Apreciação de Luiz A G Cancello
O inusitado aparecimento de uma mulher jovem numa aldeia portuguesa causa um alvoroço na população. O fenômeno, no entanto, era esperado por algumas pessoas especiais. Ela chega sem memória, precisa de um nome e de um passado, tudo vai se construir de uma forma bem engenhosa. Ali Jorge vai se apaixonar por Cida, a forasteira.
Na segunda parte do livro muitos mistérios serão revelados, inclusive um antigo companheiro que morava no Brasil, lugar que a mulher sempre soube ser o seu. O tempo não passou da mesma forma para todos os envolvidos, estranheza essencial para compor a história.
A autora usa os sonhos dos personagens, principalmente de Cida, como o principal fio condutor do romance. A meu ver, nem sempre os relatos oníricos parecem verossímeis, ao contrário; há um certo viés para que tudo faça sentido. Vale como recurso narrativo, mas não convence a este psicólogo, que escuta sonhos há 50 anos.
Na segunda parte do livro, passada no Brasil, Cida (que mudará de nome) descobre suas raízes nos ritos dos índios Tremembés, dando um colorido muito rico à narrativa.
Tenho algumas observações sobre o desenvolvimento da escrita.
A imaginação da autora sai aos borbotões. Ela não disciplina o fluxo das imagens e das ideias, apesar de expô-las com bom domínio da linguagem. Não se detém para descrever com calma lugares ou pessoas, lacuna que já aparecia em seu livro anterior (isto é uma opinião bem pessoal). É verdade que, na cadeia um tanto frenética de acontecimentos, vamos fazendo a imagem dos personagens. Mas isso depende muito do mecanismo mental do leitor e pouco das pistas dadas pela escritora. Vejamos sua economia descritiva:
A igreja é muito pequena, todos se conhecem, não demorou para que alguém olhasse para nós dois. A beleza de Jorge Momade, um homem que ocupa o seu espaço com tudo o que tem de melhor, o sorriso e o cheiro, a cor das roupas e a voz. Impossível que ele chegue e ninguém olhe, viram a mim ao seu lado e aos poucos meu rosto apareceu como uma miragem.
E isso é o máximo que sabemos sobre o aspecto físico de Jorge. É pouco.
Há cadeias de eventos muito lineares. Apesar de ser um livro conhecido por sua vinculação ao Realismo Fantástico, e sem dúvida pertence a essa escola, em muitos casos as coisas são encadeadas linearmente, como na aparição de Joana em Portugal.

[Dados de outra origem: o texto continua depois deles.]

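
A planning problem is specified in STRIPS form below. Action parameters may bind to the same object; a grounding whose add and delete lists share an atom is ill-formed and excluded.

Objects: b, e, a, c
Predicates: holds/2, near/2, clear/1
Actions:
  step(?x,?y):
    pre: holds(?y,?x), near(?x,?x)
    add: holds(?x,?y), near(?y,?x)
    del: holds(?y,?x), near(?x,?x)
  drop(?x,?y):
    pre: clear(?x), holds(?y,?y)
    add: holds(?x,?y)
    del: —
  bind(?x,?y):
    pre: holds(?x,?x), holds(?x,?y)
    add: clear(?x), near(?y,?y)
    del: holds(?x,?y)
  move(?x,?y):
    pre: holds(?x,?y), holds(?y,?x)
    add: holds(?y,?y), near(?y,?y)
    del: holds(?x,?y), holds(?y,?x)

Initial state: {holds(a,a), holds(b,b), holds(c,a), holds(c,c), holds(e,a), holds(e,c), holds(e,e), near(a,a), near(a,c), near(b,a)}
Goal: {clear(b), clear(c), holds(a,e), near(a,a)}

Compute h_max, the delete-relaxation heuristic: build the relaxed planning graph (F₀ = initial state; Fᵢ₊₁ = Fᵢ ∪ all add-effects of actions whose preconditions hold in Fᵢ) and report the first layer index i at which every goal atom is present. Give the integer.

F0 = init (10 atoms)
F1 = F0 ∪ {clear(a), clear(b), clear(c), clear(e), holds(a,c), holds(a,e), near(b,b), near(c,a), near(c,c), near(e,a), near(e,e)}  (21 atoms)
goal ⊆ F1  ⇒  h_max = 1

1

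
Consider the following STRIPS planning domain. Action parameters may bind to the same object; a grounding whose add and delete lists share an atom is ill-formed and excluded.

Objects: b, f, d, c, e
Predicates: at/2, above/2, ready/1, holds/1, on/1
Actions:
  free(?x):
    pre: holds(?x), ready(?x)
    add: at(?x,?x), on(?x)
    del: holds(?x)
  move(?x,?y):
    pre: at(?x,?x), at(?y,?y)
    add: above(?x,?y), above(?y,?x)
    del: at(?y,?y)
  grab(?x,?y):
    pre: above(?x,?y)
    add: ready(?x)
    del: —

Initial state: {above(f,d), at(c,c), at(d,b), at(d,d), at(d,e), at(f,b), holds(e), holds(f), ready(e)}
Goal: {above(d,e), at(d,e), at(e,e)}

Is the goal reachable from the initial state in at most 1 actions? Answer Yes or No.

1. free(e)  →  {above(f,d), at(c,c), at(d,b), at(d,d), at(d,e), at(e,e), at(f,b), holds(f), on(e), ready(e)}
2. move(e,d)  →  {above(d,e), above(e,d), above(f,d), at(c,c), at(d,b), at(d,e), at(e,e), at(f,b), holds(f), on(e), ready(e)}
optimal plan length = 2; 2 > 1

No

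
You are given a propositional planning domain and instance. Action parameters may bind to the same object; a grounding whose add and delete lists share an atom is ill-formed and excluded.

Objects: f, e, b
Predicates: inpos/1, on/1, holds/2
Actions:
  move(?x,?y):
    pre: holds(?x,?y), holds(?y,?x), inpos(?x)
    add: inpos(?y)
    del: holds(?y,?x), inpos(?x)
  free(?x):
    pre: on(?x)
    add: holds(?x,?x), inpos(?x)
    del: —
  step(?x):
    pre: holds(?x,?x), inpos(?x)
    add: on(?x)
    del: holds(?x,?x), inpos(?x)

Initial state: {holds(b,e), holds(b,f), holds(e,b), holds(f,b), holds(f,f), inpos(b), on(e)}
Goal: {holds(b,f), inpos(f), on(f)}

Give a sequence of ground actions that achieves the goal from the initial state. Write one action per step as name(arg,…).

1. move(b,f)  →  {holds(b,e), holds(b,f), holds(e,b), holds(f,f), inpos(f), on(e)}
2. step(f)  →  {holds(b,e), holds(b,f), holds(e,b), on(e), on(f)}
3. free(f)  →  {holds(b,e), holds(b,f), holds(e,b), holds(f,f), inpos(f), on(e), on(f)}

move(b,f); step(f); free(f)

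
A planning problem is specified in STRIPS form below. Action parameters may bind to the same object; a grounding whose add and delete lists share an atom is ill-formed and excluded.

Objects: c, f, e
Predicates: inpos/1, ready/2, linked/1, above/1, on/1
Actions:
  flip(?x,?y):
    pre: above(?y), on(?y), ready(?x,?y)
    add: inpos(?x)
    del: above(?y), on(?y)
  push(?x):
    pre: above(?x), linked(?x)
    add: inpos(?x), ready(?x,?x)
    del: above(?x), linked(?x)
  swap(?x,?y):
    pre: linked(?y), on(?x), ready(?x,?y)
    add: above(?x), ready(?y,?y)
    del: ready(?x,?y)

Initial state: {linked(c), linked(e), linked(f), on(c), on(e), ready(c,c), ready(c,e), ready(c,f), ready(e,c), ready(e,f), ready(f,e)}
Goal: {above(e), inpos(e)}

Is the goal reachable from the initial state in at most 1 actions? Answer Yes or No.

No

1. swap(c,f)  →  {above(c), linked(c), linked(e), linked(f), on(c), on(e), ready(c,c), ready(c,e), ready(e,c), ready(e,f), ready(f,e), ready(f,f)}
2. flip(e,c)  →  {inpos(e), linked(c), linked(e), linked(f), on(e), ready(c,c), ready(c,e), ready(e,c), ready(e,f), ready(f,e), ready(f,f)}
3. swap(e,c)  →  {above(e), inpos(e), linked(c), linked(e), linked(f), on(e), ready(c,c), ready(c,e), ready(e,f), ready(f,e), ready(f,f)}
optimal plan length = 3; 3 > 1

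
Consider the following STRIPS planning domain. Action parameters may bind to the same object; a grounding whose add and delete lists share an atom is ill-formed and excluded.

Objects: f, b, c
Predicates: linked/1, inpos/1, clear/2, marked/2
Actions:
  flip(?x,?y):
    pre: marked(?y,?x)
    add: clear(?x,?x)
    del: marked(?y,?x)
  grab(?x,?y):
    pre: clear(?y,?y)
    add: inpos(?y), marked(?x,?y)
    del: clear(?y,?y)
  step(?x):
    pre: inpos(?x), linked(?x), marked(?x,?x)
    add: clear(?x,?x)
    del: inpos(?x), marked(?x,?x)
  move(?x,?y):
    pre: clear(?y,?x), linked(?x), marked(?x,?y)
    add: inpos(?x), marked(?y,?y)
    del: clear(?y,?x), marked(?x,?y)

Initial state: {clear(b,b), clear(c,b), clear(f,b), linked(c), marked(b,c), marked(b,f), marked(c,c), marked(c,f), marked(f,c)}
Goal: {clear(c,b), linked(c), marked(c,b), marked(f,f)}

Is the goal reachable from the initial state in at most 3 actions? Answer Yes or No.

Yes

1. flip(f,b)  →  {clear(b,b), clear(c,b), clear(f,b), clear(f,f), linked(c), marked(b,c), marked(c,c), marked(c,f), marked(f,c)}
2. grab(f,f)  →  {clear(b,b), clear(c,b), clear(f,b), inpos(f), linked(c), marked(b,c), marked(c,c), marked(c,f), marked(f,c), marked(f,f)}
3. grab(c,b)  →  {clear(c,b), clear(f,b), inpos(b), inpos(f), linked(c), marked(b,c), marked(c,b), marked(c,c), marked(c,f), marked(f,c), marked(f,f)}
optimal plan length = 3; 3 ≤ 3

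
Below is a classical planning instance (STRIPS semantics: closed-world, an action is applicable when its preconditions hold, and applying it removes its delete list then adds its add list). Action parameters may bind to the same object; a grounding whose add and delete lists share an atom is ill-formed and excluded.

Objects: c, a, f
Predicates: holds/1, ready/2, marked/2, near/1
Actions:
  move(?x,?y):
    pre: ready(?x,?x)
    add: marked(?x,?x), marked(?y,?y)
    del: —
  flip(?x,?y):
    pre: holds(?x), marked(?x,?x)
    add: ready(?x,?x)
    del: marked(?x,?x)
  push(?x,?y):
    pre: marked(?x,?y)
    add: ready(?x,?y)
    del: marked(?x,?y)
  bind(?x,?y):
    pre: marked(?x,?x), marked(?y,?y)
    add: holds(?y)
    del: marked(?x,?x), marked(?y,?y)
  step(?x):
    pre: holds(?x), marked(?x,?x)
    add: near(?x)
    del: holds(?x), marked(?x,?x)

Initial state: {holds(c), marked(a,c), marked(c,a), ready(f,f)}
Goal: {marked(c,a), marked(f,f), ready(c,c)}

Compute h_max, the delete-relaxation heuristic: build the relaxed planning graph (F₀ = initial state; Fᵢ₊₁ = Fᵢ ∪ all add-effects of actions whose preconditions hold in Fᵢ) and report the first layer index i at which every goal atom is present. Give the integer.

F0 = init (4 atoms)
F1 = F0 ∪ {marked(a,a), marked(c,c), marked(f,f), ready(a,c), ready(c,a)}  (9 atoms)
F2 = F1 ∪ {holds(a), holds(f), near(c), ready(a,a), ready(c,c)}  (14 atoms)
goal ⊆ F2  ⇒  h_max = 2

2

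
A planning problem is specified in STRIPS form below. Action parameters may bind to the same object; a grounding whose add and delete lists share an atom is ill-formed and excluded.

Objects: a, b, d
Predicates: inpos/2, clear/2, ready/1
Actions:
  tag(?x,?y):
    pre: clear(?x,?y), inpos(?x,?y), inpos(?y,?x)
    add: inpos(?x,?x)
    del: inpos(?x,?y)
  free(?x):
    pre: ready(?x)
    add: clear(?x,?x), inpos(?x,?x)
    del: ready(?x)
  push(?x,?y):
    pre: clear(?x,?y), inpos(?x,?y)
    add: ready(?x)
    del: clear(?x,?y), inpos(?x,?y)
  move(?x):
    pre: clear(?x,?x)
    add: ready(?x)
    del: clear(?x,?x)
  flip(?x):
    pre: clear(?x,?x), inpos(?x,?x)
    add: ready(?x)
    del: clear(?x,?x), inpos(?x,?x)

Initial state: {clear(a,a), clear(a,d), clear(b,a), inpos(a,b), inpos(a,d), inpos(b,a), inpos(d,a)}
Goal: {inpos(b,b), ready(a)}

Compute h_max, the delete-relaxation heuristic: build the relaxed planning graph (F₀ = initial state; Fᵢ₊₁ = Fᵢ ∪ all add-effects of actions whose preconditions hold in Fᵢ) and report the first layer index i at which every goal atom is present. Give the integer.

F0 = init (7 atoms)
F1 = F0 ∪ {inpos(a,a), inpos(b,b), ready(a), ready(b)}  (11 atoms)
goal ⊆ F1  ⇒  h_max = 1

1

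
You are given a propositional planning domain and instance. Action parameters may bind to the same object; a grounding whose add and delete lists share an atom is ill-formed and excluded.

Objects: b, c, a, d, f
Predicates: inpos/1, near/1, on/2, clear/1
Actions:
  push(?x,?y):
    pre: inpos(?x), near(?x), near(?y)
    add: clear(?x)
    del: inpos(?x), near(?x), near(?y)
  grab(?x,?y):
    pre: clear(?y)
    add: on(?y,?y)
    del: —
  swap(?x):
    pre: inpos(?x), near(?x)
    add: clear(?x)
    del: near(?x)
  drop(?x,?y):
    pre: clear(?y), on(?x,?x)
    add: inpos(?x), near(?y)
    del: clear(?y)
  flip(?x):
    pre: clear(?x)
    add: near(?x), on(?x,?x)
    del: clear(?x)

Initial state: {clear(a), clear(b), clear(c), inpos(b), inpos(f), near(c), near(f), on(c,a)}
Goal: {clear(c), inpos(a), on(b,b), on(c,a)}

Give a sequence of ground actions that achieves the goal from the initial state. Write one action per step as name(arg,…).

1. grab(b,b)  →  {clear(a), clear(b), clear(c), inpos(b), inpos(f), near(c), near(f), on(b,b), on(c,a)}
2. grab(b,a)  →  {clear(a), clear(b), clear(c), inpos(b), inpos(f), near(c), near(f), on(a,a), on(b,b), on(c,a)}
3. drop(a,b)  →  {clear(a), clear(c), inpos(a), inpos(b), inpos(f), near(b), near(c), near(f), on(a,a), on(b,b), on(c,a)}

grab(b,b); grab(b,a); drop(a,b)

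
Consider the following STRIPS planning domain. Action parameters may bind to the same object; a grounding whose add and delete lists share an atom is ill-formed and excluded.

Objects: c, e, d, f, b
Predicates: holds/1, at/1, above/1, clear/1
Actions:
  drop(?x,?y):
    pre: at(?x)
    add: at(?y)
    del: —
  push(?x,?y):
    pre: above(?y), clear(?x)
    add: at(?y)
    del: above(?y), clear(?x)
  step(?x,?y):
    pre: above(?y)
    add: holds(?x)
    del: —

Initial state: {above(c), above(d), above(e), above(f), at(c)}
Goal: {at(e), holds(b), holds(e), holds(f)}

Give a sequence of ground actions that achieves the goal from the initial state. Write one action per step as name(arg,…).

drop(c,e); step(e,c); step(f,c); step(b,c)

1. drop(c,e)  →  {above(c), above(d), above(e), above(f), at(c), at(e)}
2. step(e,c)  →  {above(c), above(d), above(e), above(f), at(c), at(e), holds(e)}
3. step(f,c)  →  {above(c), above(d), above(e), above(f), at(c), at(e), holds(e), holds(f)}
4. step(b,c)  →  {above(c), above(d), above(e), above(f), at(c), at(e), holds(b), holds(e), holds(f)}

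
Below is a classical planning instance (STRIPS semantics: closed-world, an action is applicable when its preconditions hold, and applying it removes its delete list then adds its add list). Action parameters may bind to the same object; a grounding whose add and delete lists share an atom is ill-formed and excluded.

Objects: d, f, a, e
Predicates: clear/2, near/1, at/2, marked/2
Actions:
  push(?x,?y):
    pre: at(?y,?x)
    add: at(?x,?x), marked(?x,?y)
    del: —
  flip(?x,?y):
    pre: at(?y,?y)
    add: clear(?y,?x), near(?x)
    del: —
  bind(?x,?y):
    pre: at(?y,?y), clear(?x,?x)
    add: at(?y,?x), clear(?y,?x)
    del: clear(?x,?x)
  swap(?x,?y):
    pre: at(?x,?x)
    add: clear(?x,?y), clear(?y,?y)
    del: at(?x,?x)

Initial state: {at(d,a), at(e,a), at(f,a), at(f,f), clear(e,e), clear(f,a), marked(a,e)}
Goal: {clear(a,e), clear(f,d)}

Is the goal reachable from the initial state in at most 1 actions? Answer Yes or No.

No

1. push(a,d)  →  {at(a,a), at(d,a), at(e,a), at(f,a), at(f,f), clear(e,e), clear(f,a), marked(a,d), marked(a,e)}
2. flip(d,f)  →  {at(a,a), at(d,a), at(e,a), at(f,a), at(f,f), clear(e,e), clear(f,a), clear(f,d), marked(a,d), marked(a,e), near(d)}
3. flip(e,a)  →  {at(a,a), at(d,a), at(e,a), at(f,a), at(f,f), clear(a,e), clear(e,e), clear(f,a), clear(f,d), marked(a,d), marked(a,e), near(d), near(e)}
optimal plan length = 3; 3 > 1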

A descrição da viagem perfeitamente dispensável (e mais não digo por acusa do spoiler), pois um dos pontos fortes do Realismo Fantástico é deixar alguns mistérios pairando na história. Não há necessidade de explicar todas as etapas de um processo.
É verdade que o acontecimento que dá origem ao livro não é explicado, convida-se o leitor a aceitá-lo e prossegui a leitura imerso do clima assombroso e inexplicável. Aqui estamos na melhor tradição de Garcia Marques, com quem a autora participou de Oficinas Criativas, em Cuba.
Apesar das objeções acima, de caráter bem pessoal, o livro é interessante e o texto prende o leitor. A ausência de descrições me desagrada, pois aprecio os retratos de construção de pessoas, paisagens e coisas que um texto é capaz de compor. Claro que a imaginação de quem lê sempre preencherá as inevitáveis lacunas, sendo essa co-criação um dos muitos prazeres da leitura.